Because someone has to do the paperwork behind all that creativity, the city will soon boast its very own breeding ground for fashion-focused lawyers. The powers that be at Loyola Law School this week officially approved the launch of the school's fashion law institute at its LA campus, the program's director, Staci Riordan, says. That means law students will be able to get a certificate in fashion law by taking four fashion-specific courses focusing on issues like industry-specific contracts and law related to celebrity endorsements. Students must also take classes in related topics like intellectual property.
The goal, Riordan says, is to have students interact as much as possible with non-lawyers in the industry, and the concentration will also require students to get real-world experience working with young designers from nearby design schools. Law students in the class of 2015 will be the first eligible to receive the certificate.

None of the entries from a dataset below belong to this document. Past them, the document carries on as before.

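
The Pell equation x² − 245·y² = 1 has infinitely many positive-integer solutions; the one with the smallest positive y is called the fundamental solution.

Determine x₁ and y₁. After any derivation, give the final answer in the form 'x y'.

51841 3312

√245 = [15; 1,1,1,7,6,7,1,1,1,30, …], period ℓ=10 (even) → k=9
step 0: (15, 1)  from 15·(1,0) + (0,1)
step 1: (16, 1)  from 1·(15,1) + (1,0)
step 2: (31, 2)  from 1·(16,1) + (15,1)
step 3: (47, 3)  from 1·(31,2) + (16,1)
…
step 5: (2207, 141)  from 6·(360,23) + (47,3)
…
step 7: (18016, 1151)  from 1·(15809,1010) + (2207,141)
step 8: (33825, 2161)  from 1·(18016,1151) + (15809,1010)
step 9: (51841, 3312)  from 1·(33825,2161) + (18016,1151)
fundamental: x₁=51841, y₁=3312  (since 2687489281 − 245·10969344 = 1)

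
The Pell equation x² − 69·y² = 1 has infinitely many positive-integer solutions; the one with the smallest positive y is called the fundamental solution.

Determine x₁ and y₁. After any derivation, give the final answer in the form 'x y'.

7775 936

[8; 3,3,1,4,1,3,3,16] for √69; ℓ=8 ⇒ convergent index 7
step 0: (8, 1)  from 8·(1,0) + (0,1)
step 1: (25, 3)  from 3·(8,1) + (1,0)
step 2: (83, 10)  from 3·(25,3) + (8,1)
…
step 5: (623, 75)  from 1·(515,62) + (108,13)
step 6: (2384, 287)  from 3·(623,75) + (515,62)
step 7: (7775, 936)  from 3·(2384,287) + (623,75)
fundamental: x₁=7775, y₁=936  (since 60450625 − 69·876096 = 1)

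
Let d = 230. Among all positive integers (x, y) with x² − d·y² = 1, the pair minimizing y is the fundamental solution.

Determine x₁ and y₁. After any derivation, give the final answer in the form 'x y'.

91 6

d=230: √d = [15; 6,30] (ℓ=2, even), read p_1/q_1
i=0: a=15 ⇒ p=15, q=1
i=1: a=6 ⇒ p=91, q=6
→ (91, 6).  Check: 91²=8281, 230·6²=8280, difference 1.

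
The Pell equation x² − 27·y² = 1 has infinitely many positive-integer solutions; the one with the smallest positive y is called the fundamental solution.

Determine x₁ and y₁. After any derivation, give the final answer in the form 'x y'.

√27 = [5; 5,10, …], period ℓ=2 (even) → k=1
a_0=5:  p_0=5·1+0=5,  q_0=5·0+1=1
a_1=5:  p_1=5·5+1=26,  q_1=5·1+0=5
→ (26, 5).  Check: 26²=676, 27·5²=675, difference 1.

26 5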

Loyola's institute is the first of its kind on the West Coast, and the second nationwide, Riordan says. The first was launched in 2010 at Fordham Law School in New York. Similar to Fordham's program, the Loyola version will also host events to educate local lawyers who have or want to have fashion clients. While Riordan wouldn't yet divulge all the industry players who will teach courses, she says True Religion General Counsel Deborah Greaves, who currently teaches Loyoa's fashion contracts class, will continue to be part of the new initiative.
Riordan cites the size of Southern California's apparel industry as the driving factor for the program's establishment. Los Angeles' and Orange Country's fashion industries alone are responsible for more than 168,000 jobs and have a nearly $60 billion impact on the economy, according to statistics released by the Otis College of Art and Design in December.
Loyola's new institute is just the latest example of the emergence of fashion law as a genuine career path for young attorneys. In addition to Fordham and Loyola, a handful of other law schools offer fashion law courses, and some major law firms have dedicated fashion law practice groups.
Underlining the industry's growing profile in law, the American Bar Association in September released its first "Legal Guide to Fashion Design." A large part of fashion law's focus is, of course, keeping counterfeit goods out of the marketplace, making it especially amusing that the ABA guide was edited by an attorney named David Faux.